2. The U.S. has until September 15,2024 to vacate Niger, a west African country, which they have been using as a counter-terrorism hub for more than a decade. Until recently, more than 1,000 U.S. personnel have operated there, most working from an airbase near Agadez, which cost the U.S. more than $100 million and sits in the country’s center. About a month ago over 30K Nigerians and 60 Russians occupied the base while the 1,000 marines were still there – according to reports. “This is not a good outcome,” said a senior defense official, briefing reporters Sunday on the condition of anonymity. “We’re leaving Niger after a significant investment and a lot of time invested in the partnership.”
3. Our news is propaganda. The FBI and other alphabet agencies are suspect, and they are incentivized to lie to the people.
“1. The price per pound of coffee increased from an average of $3.14 in 1980 to $5.89 in 2022, a 89.6% increase over 42 years.” The price of everything has gone up over 42 years, if you don’t like the increased prices in a market based economy lets change over to Socialism or drink tea instead.

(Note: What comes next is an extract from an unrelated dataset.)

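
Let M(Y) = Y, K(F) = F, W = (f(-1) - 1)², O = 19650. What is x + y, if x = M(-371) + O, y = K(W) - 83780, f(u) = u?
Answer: -64497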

“2. “We’re leaving Niger after a significant investment and a lot of time invested in the partnership.” Do you think that this is the first time in American history this has happened?
“3. Our news is propaganda. The FBI and other alphabet agencies are suspect, and they are incentivized to lie to the people.” I heard that the U.S. alphabet agencies are actually controlled by the U.N., which is run by the Masons, who are controlled by the Illuminati, and all of these organizations answer to the Mossad.